A team of researchers at the University of North Carolina at Chapel Hill has successfully flushed latent HIV from hiding, with a drug used to treat certain types of lymphoma. In recent years, eliminating latent HIV in the immune system has been thought to be critical to finding a cure for HIV. The results were presented at the 19th Conference on Retroviruses and Opportunistic Infections (CROI) in Seattle, Washington.
The new study, led by David Margolis, MD, professor of medicine, microbiology and immunology, and epidemiology at the University of North Carolina at Chapel Hill, is the first to demonstrate that the biological mechanism that keeps the HIV virus hidden and protected from current antiviral therapies can be targeted and interrupted in humans, providing new hope for a strategy to eradicate HIV completely.

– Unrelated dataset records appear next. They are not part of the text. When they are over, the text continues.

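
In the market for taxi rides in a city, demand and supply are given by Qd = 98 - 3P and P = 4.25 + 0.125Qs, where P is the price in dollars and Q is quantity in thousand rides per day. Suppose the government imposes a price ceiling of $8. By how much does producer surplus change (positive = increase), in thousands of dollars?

Rearranging supply gives Qs = 8P - 34. In a free market, 98 - 3P = 8P - 34 gives the equilibrium P* = 12, Q* = 62.
The ceiling of 8 is below the equilibrium price 12, so it binds.
At P = 8: Qd = 98 - 3·8 = 74 and Qs = 8·8 - 34 = 30.
Producer surplus without the control is ½ · (12 - 4.25) · 62 = 240.25.
With the ceiling, producers sell 30 units at 8, so PS = ½ · (8 - 4.25) · 30 = 56.25.
Change in producer surplus = 56.25 - 240.25 = -184.

-184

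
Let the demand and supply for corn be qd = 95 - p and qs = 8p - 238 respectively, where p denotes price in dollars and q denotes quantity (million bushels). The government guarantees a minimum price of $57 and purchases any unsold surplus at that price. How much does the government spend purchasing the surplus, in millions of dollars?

Equilibrium: 95 - p = 8p - 238, so 333 = 9p and p* = 37, q* = 58.
The floor of 57 is above the equilibrium price 37, so it binds.
At p = 57: qd = 95 - 57 = 38 and qs = 8·57 - 238 = 218.
Surplus = qs - qd = 180.
Government expenditure = surplus × support price = 180 × 57 = 10260.

10260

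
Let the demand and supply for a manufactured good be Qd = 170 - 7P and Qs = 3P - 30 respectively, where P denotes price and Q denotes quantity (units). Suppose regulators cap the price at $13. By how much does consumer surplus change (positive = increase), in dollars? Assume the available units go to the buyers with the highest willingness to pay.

Setting quantity demanded equal to quantity supplied, 170 - 7P = 3P - 30, gives P* = 20 and Q* = 30.
Because the ceiling (13) lies below the market-clearing price, it is binding.
At P = 13: Qd = 170 - 7·13 = 79 and Qs = 3·13 - 30 = 9.
Consumer surplus without the control is ½ · (170/7 - 20) · 30 = 450/7.
With the ceiling, 9 units are sold at 13 (assume they go to the highest-value buyers). The demand price at Q = 9 is 23, so CS = ½ · [(170/7 - 13) + (23 - 13)] · 9 = 1341/14.
Change in consumer surplus = 1341/14 - 450/7 = 31.5.

31.5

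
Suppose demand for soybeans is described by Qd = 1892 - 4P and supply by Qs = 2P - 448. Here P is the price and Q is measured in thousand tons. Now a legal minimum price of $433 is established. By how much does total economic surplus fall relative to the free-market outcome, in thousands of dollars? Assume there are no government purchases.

Setting quantity demanded equal to quantity supplied, 1892 - 4P = 2P - 448, gives P* = 390 and Q* = 332.
Because the floor (433) lies above the market-clearing price, it is binding.
At P = 433: Qd = 1892 - 4·433 = 160 and Qs = 2·433 - 448 = 418.
Quantity traded falls to 160. At Q = 160 the demand price is (1892 - 160)/4 = 433 and the supply price is (448 + 160)/2 = 304.
Deadweight loss = ½ · (433 - 304) · (332 - 160) = ½ · 129 · 172 = 11094.

11094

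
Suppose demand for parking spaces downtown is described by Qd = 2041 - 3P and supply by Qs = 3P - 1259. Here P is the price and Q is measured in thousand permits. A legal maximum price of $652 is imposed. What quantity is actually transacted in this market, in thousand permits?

Setting quantity demanded equal to quantity supplied, 2041 - 3P = 3P - 1259, gives P* = 550 and Q* = 391.
Since 652 is above P* = 550, the ceiling does not bind and the free-market outcome prevails.

391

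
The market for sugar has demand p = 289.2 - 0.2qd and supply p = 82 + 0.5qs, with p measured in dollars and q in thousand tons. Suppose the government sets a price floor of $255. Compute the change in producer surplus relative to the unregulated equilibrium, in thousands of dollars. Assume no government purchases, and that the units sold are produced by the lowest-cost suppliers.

Rearranging demand gives qd = 1446 - 5p; rearranging supply gives qs = 2p - 164. Setting quantity demanded equal to quantity supplied, 1446 - 5p = 2p - 164, gives p* = 230 and q* = 296.
Since 255 > 230, the floor is binding.
At p = 255: qd = 1446 - 5·255 = 171 and qs = 2·255 - 164 = 346.
Producer surplus without the control is ½ · (230 - 82) · 296 = 21904.
With the floor, 171 units are sold at 255. The supply price at q = 171 is 167.5, so PS = ½ · [(255 - 82) + (255 - 167.5)] · 171 = 22272.75.
Change in producer surplus = 22272.75 - 21904 = 368.75.

368.75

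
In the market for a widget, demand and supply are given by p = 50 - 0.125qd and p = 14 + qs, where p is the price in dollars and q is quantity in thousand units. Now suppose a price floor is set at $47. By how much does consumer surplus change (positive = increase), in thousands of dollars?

-28

Rearranging demand gives qd = 400 - 8p; rearranging supply gives qs = p - 14. Equilibrium: 400 - 8p = p - 14, so 414 = 9p and p* = 46, q* = 32.
Because the floor (47) lies above the market-clearing price, it is binding.
At p = 47: qd = 400 - 8·47 = 24 and qs = 47 - 14 = 33.
Consumer surplus without the control is ½ · (50 - 46) · 32 = 64.
With the floor, consumers buy 24 units at 47, so CS = ½ · (50 - 47) · 24 = 36.
Change in consumer surplus = 36 - 64 = -28.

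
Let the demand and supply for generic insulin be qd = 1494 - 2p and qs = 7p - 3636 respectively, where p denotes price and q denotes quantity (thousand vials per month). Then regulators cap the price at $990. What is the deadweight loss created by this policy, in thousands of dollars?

0

Setting quantity demanded equal to quantity supplied, 1494 - 2p = 7p - 3636, gives p* = 570 and q* = 354.
Since 990 is above p* = 570, the ceiling does not bind and the free-market outcome prevails.
Since the control does not bind, no trades are prevented and deadweight loss is zero.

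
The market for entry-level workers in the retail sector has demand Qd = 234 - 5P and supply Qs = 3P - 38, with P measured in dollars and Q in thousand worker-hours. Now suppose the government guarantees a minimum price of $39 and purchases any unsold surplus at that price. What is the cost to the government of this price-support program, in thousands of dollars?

1560

Setting quantity demanded equal to quantity supplied, 234 - 5P = 3P - 38, gives P* = 34 and Q* = 64.
The floor of 39 is above the equilibrium price 34, so it binds.
At P = 39: Qd = 234 - 5·39 = 39 and Qs = 3·39 - 38 = 79.
Surplus = Qs - Qd = 40.
Government expenditure = surplus × support price = 40 × 39 = 1560.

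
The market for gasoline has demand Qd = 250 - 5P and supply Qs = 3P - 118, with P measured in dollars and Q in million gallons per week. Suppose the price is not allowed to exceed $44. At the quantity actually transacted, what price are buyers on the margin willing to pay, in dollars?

Equilibrium: 250 - 5P = 3P - 118, so 368 = 8P and P* = 46, Q* = 20.
Because the ceiling (44) lies below the market-clearing price, it is binding.
At P = 44: Qd = 250 - 5·44 = 30 and Qs = 3·44 - 118 = 14.
Only 14 units reach the market. On the demand curve, the marginal buyer's willingness to pay at Q = 14 is (250 - 14)/5 = 47.2.

47.2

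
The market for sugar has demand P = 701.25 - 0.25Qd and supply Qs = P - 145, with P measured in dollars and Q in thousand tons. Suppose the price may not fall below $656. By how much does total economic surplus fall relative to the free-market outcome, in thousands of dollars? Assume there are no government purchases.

43560

Rearranging demand gives Qd = 2805 - 4P. Setting quantity demanded equal to quantity supplied, 2805 - 4P = P - 145, gives P* = 590 and Q* = 445.
Because the floor (656) lies above the market-clearing price, it is binding.
At P = 656: Qd = 2805 - 4·656 = 181 and Qs = 656 - 145 = 511.
Quantity traded falls to 181. At Q = 181 the demand price is (2805 - 181)/4 = 656 and the supply price is 145 + 181 = 326.
Deadweight loss = ½ · (656 - 326) · (445 - 181) = ½ · 330 · 264 = 43560.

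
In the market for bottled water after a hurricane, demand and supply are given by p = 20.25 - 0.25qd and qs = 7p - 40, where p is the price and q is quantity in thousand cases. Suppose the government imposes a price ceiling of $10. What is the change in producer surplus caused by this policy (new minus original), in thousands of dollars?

Rearranging demand gives qd = 81 - 4p. In a free market, 81 - 4p = 7p - 40 gives the equilibrium p* = 11, q* = 37.
Because the ceiling (10) lies below the market-clearing price, it is binding.
At p = 10: qd = 81 - 4·10 = 41 and qs = 7·10 - 40 = 30.
Producer surplus without the control is ½ · (11 - 40/7) · 37 = 1369/14.
With the ceiling, producers sell 30 units at 10, so PS = ½ · (10 - 40/7) · 30 = 450/7.
Change in producer surplus = 450/7 - 1369/14 = -33.5.

-33.5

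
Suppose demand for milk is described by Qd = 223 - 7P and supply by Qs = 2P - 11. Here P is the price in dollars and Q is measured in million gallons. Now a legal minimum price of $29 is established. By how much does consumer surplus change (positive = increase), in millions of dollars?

Equilibrium: 223 - 7P = 2P - 11, so 234 = 9P and P* = 26, Q* = 41.
Since 29 > 26, the floor is binding.
At P = 29: Qd = 223 - 7·29 = 20 and Qs = 2·29 - 11 = 47.
Consumer surplus without the control is ½ · (223/7 - 26) · 41 = 1681/14.
With the floor, consumers buy 20 units at 29, so CS = ½ · (223/7 - 29) · 20 = 200/7.
Change in consumer surplus = 200/7 - 1681/14 = -91.5.

-91.5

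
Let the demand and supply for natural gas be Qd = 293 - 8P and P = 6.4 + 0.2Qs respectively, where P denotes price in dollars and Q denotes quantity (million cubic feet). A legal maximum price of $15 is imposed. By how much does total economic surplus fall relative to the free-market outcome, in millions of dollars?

Rearranging supply gives Qs = 5P - 32. Equilibrium: 293 - 8P = 5P - 32, so 325 = 13P and P* = 25, Q* = 93.
Because the ceiling (15) lies below the market-clearing price, it is binding.
At P = 15: Qd = 293 - 8·15 = 173 and Qs = 5·15 - 32 = 43.
Quantity traded falls to 43. At Q = 43 the demand price is (293 - 43)/8 = 31.25 and the supply price is (32 + 43)/5 = 15.
Deadweight loss = ½ · (31.25 - 15) · (93 - 43) = ½ · 16.25 · 50 = 406.25.

406.25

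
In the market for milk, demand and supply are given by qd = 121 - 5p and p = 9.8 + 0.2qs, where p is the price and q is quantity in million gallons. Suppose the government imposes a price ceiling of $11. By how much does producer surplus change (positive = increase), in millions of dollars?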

In a clinical trial, six HIV-infected men who were medically stable on antiretroviral drugs, received vorinostat an oncology drug. Recent studies by Margolis and others have shown that vorinostat also attacks the enzymes that keep HIV hiding in certain CD4+ T-cells, the immune system cells that the virus uses to replicate. Within hours of receiving the vorinostat, all six patients had a significant increase in HIV RNA in these cells, evidence that the virus was being forced out of its hiding place.
“This proves for the first time that there are ways to specifically treat viral latency, the first step towards curing HIV infection,” said Margolis. “It shows that this class of drugs, HDAC inhibitors, can attack persistent virus. Vorinostat may not be the magic bullet, but this success shows us a new way to test drugs to target latency, and suggests that we can build a path that may lead to a cure.”